Förderung Made in Canada: Das Ubisoft-Hauptquartier in Montreal (Quelle: Ubisoft)
Ist es zu viel verlangt zu fordern, mal die Betonbrocken wegzuräumen und ein wenig Dünger draufzugießen?
Die Forderung, die der Verband aufstellt, kann er vielleicht nicht durchsetzen, aber sie ist legitim und kann eigentlich nur einen einzigen Einwand kennen: sie ist, zumindest langfristig betrachtet, viel zu niedrig. Mit Betonung auf „viel“. Wenn internationale Publisher ihre Investitionsentscheidungen treffen, dann kriegt Deutschland hinter alle Qualitätsmerkmale einen Haken gesetzt: Infrastruktur, Marktbedeutung, sogar die Qualität der Entwickler. Aber jedes andere größere Land, in das dann wirklich investiert wird, kennt einen bedeutenden Unterschied zu Deutschland: teilweise massive Steuererleichterungen. Dass die für die deutsche Spielindustrie fehlen, das ist schlichtweg nicht einsichtig begründbar. Im Gegenteil: Ihre gesamtwirtschaftliche Bedeutung als Schlüsseltechnologie ist außerdem ungleich höher, das Spiel auf dem Weg, die bedeutendste Kunstform dieses Planeten zu werden, sowohl von den Möglichkeiten des künstlerischen Ausdrucks als von der Breitenwirkung her.

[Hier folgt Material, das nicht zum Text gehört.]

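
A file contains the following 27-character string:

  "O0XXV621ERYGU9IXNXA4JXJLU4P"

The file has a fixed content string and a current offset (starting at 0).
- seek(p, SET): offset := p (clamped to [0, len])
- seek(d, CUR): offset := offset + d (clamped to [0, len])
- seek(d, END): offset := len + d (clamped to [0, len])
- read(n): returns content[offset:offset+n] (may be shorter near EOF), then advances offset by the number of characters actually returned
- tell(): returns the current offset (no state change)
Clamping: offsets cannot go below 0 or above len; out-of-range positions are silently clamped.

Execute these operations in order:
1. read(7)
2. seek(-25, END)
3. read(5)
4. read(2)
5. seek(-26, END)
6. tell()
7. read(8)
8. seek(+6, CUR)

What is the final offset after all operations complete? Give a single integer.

Answer: 15

Derivation:
After 1 (read(7)): returned 'O0XXV62', offset=7
After 2 (seek(-25, END)): offset=2
After 3 (read(5)): returned 'XXV62', offset=7
After 4 (read(2)): returned '1E', offset=9
After 5 (seek(-26, END)): offset=1
After 6 (tell()): offset=1
After 7 (read(8)): returned '0XXV621E', offset=9
After 8 (seek(+6, CUR)): offset=15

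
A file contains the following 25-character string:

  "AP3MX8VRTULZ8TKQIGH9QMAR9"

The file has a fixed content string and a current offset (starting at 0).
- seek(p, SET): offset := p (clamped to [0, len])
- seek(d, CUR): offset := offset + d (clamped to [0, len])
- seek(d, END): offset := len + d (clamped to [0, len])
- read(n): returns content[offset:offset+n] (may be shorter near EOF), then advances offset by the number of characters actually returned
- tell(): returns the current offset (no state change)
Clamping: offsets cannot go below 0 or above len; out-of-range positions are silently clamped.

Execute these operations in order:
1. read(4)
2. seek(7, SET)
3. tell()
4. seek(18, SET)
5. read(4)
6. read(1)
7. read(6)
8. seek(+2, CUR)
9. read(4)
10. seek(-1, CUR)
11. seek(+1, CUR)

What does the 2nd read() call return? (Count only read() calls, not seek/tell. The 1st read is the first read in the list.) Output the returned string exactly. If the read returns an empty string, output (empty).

Answer: H9QM

Derivation:
After 1 (read(4)): returned 'AP3M', offset=4
After 2 (seek(7, SET)): offset=7
After 3 (tell()): offset=7
After 4 (seek(18, SET)): offset=18
After 5 (read(4)): returned 'H9QM', offset=22
After 6 (read(1)): returned 'A', offset=23
After 7 (read(6)): returned 'R9', offset=25
After 8 (seek(+2, CUR)): offset=25
After 9 (read(4)): returned '', offset=25
After 10 (seek(-1, CUR)): offset=24
After 11 (seek(+1, CUR)): offset=25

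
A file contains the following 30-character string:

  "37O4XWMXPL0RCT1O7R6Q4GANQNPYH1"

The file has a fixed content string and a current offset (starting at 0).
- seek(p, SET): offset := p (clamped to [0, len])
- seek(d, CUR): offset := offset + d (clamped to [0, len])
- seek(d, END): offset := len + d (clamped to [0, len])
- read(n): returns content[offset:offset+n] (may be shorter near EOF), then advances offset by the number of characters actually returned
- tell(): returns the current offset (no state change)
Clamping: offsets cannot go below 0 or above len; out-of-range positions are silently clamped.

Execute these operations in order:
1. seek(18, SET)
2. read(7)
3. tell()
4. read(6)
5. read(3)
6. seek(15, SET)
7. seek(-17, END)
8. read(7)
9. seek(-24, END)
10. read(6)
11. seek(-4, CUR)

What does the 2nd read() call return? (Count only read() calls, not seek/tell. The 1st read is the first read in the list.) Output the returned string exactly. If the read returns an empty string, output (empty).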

Der GAME hätte also mindestens genauso berechtigt 500 Millionen fordern können. Und der BIU noch ein paar oben drauf legen. In fünf bis zehn Jahren sollten das die Summen sein, über die wir zu reden haben. Natürlich könnten wir die momentan noch gar nicht sinnvoll verteilen. Aber wenn wir weiter jedes Jahr gegen die wesentlich schlechteren Randbedingungen ankämpfen müssen, die der deutsche Fiskus und die hiesige Wirtschafts- und Kulturförderung uns bieten, dann wird auch oben genanntes zartes Pflänzchen wieder verrecken. Und es geht nicht nur ums Geld. Es geht auch um öffentliche Akzeptanz. Es gibt so viele gute Argumente für eine massive Förderung unserer Industrie, wirtschaftliche wie kulturelle: wie wär’s wir tragen die mal in die Öffentlichkeit?

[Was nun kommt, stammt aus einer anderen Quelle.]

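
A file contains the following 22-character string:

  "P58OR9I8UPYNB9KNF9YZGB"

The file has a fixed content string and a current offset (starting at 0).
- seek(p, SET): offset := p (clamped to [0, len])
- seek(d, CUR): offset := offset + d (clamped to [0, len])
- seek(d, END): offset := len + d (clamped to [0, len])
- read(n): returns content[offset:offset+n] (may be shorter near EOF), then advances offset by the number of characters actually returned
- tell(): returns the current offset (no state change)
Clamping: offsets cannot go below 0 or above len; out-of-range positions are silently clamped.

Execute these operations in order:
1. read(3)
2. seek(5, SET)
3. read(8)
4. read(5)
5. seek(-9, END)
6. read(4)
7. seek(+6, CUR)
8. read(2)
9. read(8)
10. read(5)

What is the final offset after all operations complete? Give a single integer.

After 1 (read(3)): returned 'P58', offset=3
After 2 (seek(5, SET)): offset=5
After 3 (read(8)): returned '9I8UPYNB', offset=13
After 4 (read(5)): returned '9KNF9', offset=18
After 5 (seek(-9, END)): offset=13
After 6 (read(4)): returned '9KNF', offset=17
After 7 (seek(+6, CUR)): offset=22
After 8 (read(2)): returned '', offset=22
After 9 (read(8)): returned '', offset=22
After 10 (read(5)): returned '', offset=22

Answer: 22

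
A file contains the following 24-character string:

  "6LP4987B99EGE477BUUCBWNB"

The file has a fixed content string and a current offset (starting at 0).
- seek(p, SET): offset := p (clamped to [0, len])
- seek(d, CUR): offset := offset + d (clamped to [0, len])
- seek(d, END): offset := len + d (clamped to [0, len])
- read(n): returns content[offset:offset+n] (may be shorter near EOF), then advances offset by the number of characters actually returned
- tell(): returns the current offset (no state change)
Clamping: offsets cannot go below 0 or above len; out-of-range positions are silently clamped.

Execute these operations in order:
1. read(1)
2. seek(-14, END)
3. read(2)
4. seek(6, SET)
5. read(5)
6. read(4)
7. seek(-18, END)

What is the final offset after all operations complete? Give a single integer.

Answer: 6

Derivation:
After 1 (read(1)): returned '6', offset=1
After 2 (seek(-14, END)): offset=10
After 3 (read(2)): returned 'EG', offset=12
After 4 (seek(6, SET)): offset=6
After 5 (read(5)): returned '7B99E', offset=11
After 6 (read(4)): returned 'GE47', offset=15
After 7 (seek(-18, END)): offset=6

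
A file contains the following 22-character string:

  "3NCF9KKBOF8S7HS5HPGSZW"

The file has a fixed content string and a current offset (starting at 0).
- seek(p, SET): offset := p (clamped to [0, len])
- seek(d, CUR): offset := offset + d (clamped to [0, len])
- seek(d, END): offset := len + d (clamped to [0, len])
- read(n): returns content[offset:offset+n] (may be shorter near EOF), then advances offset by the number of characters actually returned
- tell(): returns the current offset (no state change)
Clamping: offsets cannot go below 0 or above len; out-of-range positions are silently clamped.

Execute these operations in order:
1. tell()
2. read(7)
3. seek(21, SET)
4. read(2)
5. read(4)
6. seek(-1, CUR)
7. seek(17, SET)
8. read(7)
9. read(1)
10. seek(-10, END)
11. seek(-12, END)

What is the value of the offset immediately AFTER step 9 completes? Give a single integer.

After 1 (tell()): offset=0
After 2 (read(7)): returned '3NCF9KK', offset=7
After 3 (seek(21, SET)): offset=21
After 4 (read(2)): returned 'W', offset=22
After 5 (read(4)): returned '', offset=22
After 6 (seek(-1, CUR)): offset=21
After 7 (seek(17, SET)): offset=17
After 8 (read(7)): returned 'PGSZW', offset=22
After 9 (read(1)): returned '', offset=22

Answer: 22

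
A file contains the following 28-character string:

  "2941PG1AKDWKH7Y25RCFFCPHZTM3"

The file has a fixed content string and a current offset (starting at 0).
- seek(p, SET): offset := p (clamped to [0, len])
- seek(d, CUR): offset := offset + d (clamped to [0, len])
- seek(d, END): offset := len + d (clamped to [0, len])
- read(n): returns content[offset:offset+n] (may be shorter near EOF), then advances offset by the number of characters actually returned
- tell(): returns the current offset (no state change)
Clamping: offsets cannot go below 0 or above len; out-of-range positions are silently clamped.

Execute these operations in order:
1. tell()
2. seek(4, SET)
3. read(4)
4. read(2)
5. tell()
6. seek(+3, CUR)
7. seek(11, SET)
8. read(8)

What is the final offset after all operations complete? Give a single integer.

Answer: 19

Derivation:
After 1 (tell()): offset=0
After 2 (seek(4, SET)): offset=4
After 3 (read(4)): returned 'PG1A', offset=8
After 4 (read(2)): returned 'KD', offset=10
After 5 (tell()): offset=10
After 6 (seek(+3, CUR)): offset=13
After 7 (seek(11, SET)): offset=11
After 8 (read(8)): returned 'KH7Y25RC', offset=19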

Wir befinden uns also in einer sich gerade rapide ändernden Gesamt-Tektonik. Das ist nichts Neues. In der Games-Industrie nennt sich sowas „Dienstag“. Neu ist, dass sich zum ersten Mal seit langem die wichtigsten Kontinentalplatten dieser Tektonik in die richtige Richtung zu verschieben scheinen. Wir haben die Qualität. Wir haben seit langer Zeit wieder zwei Verbände, die in dieser Hinsicht gewillt sind, zusammenzuarbeiten. Auch wenn ihre Ideen bezüglich der Art der Förderung unterschiedlich sind: soweit ich weiß, schließen sie sich nicht gegenseitig aus. Und beide wollen nur, was auch funktioniert.

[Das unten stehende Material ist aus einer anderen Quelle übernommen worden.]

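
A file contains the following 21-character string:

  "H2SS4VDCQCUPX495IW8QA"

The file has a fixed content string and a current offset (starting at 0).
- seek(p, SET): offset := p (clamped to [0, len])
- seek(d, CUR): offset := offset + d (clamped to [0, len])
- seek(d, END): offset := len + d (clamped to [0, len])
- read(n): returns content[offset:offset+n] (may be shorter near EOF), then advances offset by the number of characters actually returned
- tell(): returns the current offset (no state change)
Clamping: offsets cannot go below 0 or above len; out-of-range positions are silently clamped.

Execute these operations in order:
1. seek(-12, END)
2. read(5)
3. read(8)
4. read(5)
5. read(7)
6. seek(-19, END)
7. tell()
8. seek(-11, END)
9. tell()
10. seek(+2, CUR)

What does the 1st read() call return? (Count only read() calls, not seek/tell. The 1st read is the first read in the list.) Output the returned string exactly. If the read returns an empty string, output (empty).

After 1 (seek(-12, END)): offset=9
After 2 (read(5)): returned 'CUPX4', offset=14
After 3 (read(8)): returned '95IW8QA', offset=21
After 4 (read(5)): returned '', offset=21
After 5 (read(7)): returned '', offset=21
After 6 (seek(-19, END)): offset=2
After 7 (tell()): offset=2
After 8 (seek(-11, END)): offset=10
After 9 (tell()): offset=10
After 10 (seek(+2, CUR)): offset=12

Answer: CUPX4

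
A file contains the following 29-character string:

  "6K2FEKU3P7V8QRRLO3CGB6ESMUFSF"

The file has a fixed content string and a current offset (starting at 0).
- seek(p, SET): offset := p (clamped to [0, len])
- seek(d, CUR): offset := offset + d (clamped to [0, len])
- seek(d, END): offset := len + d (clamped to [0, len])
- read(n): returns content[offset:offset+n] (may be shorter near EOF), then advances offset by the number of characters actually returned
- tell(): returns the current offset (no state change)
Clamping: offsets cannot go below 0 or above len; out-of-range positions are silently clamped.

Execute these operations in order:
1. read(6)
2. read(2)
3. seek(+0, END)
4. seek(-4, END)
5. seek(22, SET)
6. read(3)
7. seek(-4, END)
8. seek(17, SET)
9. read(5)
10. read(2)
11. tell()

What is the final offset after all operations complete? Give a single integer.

After 1 (read(6)): returned '6K2FEK', offset=6
After 2 (read(2)): returned 'U3', offset=8
After 3 (seek(+0, END)): offset=29
After 4 (seek(-4, END)): offset=25
After 5 (seek(22, SET)): offset=22
After 6 (read(3)): returned 'ESM', offset=25
After 7 (seek(-4, END)): offset=25
After 8 (seek(17, SET)): offset=17
After 9 (read(5)): returned '3CGB6', offset=22
After 10 (read(2)): returned 'ES', offset=24
After 11 (tell()): offset=24

Answer: 24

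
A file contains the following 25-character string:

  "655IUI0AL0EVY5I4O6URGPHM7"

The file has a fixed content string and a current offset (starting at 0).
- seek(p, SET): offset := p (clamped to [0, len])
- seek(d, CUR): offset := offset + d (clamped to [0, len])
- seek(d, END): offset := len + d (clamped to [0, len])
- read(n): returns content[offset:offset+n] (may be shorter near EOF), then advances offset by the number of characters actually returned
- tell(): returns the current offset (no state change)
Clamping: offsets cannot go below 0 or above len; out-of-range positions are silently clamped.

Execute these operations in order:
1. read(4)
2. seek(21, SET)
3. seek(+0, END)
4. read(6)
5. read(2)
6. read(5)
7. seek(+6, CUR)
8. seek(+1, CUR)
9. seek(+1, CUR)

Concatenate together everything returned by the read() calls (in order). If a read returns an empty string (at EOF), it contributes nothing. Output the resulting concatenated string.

After 1 (read(4)): returned '655I', offset=4
After 2 (seek(21, SET)): offset=21
After 3 (seek(+0, END)): offset=25
After 4 (read(6)): returned '', offset=25
After 5 (read(2)): returned '', offset=25
After 6 (read(5)): returned '', offset=25
After 7 (seek(+6, CUR)): offset=25
After 8 (seek(+1, CUR)): offset=25
After 9 (seek(+1, CUR)): offset=25

Answer: 655I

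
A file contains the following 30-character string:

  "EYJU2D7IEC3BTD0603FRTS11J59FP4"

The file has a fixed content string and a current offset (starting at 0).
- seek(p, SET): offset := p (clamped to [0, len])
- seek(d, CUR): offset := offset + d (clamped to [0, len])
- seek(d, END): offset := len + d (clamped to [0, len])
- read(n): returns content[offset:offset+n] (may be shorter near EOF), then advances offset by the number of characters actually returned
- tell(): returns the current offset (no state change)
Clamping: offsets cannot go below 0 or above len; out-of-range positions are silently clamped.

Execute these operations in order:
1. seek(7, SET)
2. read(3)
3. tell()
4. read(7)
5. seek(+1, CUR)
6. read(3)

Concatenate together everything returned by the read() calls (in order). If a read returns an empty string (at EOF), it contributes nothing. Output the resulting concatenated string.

After 1 (seek(7, SET)): offset=7
After 2 (read(3)): returned 'IEC', offset=10
After 3 (tell()): offset=10
After 4 (read(7)): returned '3BTD060', offset=17
After 5 (seek(+1, CUR)): offset=18
After 6 (read(3)): returned 'FRT', offset=21

Answer: IEC3BTD060FRT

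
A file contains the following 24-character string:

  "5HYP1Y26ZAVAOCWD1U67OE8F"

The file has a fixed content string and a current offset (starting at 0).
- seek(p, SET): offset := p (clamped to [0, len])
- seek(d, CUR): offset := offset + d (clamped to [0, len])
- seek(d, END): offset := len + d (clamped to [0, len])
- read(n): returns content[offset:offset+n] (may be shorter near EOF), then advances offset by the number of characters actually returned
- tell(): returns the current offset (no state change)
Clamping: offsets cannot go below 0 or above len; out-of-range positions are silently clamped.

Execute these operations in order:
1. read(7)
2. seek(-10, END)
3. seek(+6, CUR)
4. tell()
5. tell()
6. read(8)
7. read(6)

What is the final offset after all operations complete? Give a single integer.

Answer: 24

Derivation:
After 1 (read(7)): returned '5HYP1Y2', offset=7
After 2 (seek(-10, END)): offset=14
After 3 (seek(+6, CUR)): offset=20
After 4 (tell()): offset=20
After 5 (tell()): offset=20
After 6 (read(8)): returned 'OE8F', offset=24
After 7 (read(6)): returned '', offset=24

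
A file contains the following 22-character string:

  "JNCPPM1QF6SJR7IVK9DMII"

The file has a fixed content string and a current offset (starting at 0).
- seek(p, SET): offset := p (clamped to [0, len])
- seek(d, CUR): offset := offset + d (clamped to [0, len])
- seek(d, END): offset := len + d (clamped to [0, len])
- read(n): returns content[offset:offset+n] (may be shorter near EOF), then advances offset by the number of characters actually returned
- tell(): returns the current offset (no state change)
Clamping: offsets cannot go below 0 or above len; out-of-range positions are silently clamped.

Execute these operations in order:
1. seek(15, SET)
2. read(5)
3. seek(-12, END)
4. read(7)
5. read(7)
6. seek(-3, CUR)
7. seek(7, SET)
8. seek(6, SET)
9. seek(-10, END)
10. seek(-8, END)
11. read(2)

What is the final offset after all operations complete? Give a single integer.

After 1 (seek(15, SET)): offset=15
After 2 (read(5)): returned 'VK9DM', offset=20
After 3 (seek(-12, END)): offset=10
After 4 (read(7)): returned 'SJR7IVK', offset=17
After 5 (read(7)): returned '9DMII', offset=22
After 6 (seek(-3, CUR)): offset=19
After 7 (seek(7, SET)): offset=7
After 8 (seek(6, SET)): offset=6
After 9 (seek(-10, END)): offset=12
After 10 (seek(-8, END)): offset=14
After 11 (read(2)): returned 'IV', offset=16

Answer: 16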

Im Herbst ist Bundestagswahl, und auch wenn es zum von der CSU gewollten Digitalministerium wohl eher nicht kommt: wir können hoffen, dass Games in der kommenden Legislaturperiode eine größere Rolle spielen als bislang. Die Förderung von Games steht im Wahlprogramm der SPD, und auch die CDU ist nicht mehr abgeneigt. Viel wird davon abhängen, wer welchen Posten bekommt, und das Games nicht nur bei der Kultur, sondern auch bei der Wirtschaft und der Hochschulpolitik ankommen.
Denn noch haben wir die Talente, noch haben wir den Schwung einer aufblühenden Entwicklerlandschaft, die zum ersten Mal seit der Jahrtausendwende nicht nur einen winzigen und sehr deutschen Teilbereich des Weltmarktes genre-mäßig bedienen kann. Spätestens aber wenn der Zugriff der ökonomischen Giganten in diesem Land auf diese Talente von sporadisch auf regelmäßig umschaltet, wenn ein Game Designer nicht mehr auf eine womöglich präkere berufliche Perspektive hin studiert, sondern ein mittleres 5-stelliges Einstiegsgehalt in der Automobilindustrie winkt, spätestens dann wird es wieder schwierig werden, diesen Talenten in nur halb-entwickelten Spieleschmieden eine attraktive berufliche Zukunft zu bieten.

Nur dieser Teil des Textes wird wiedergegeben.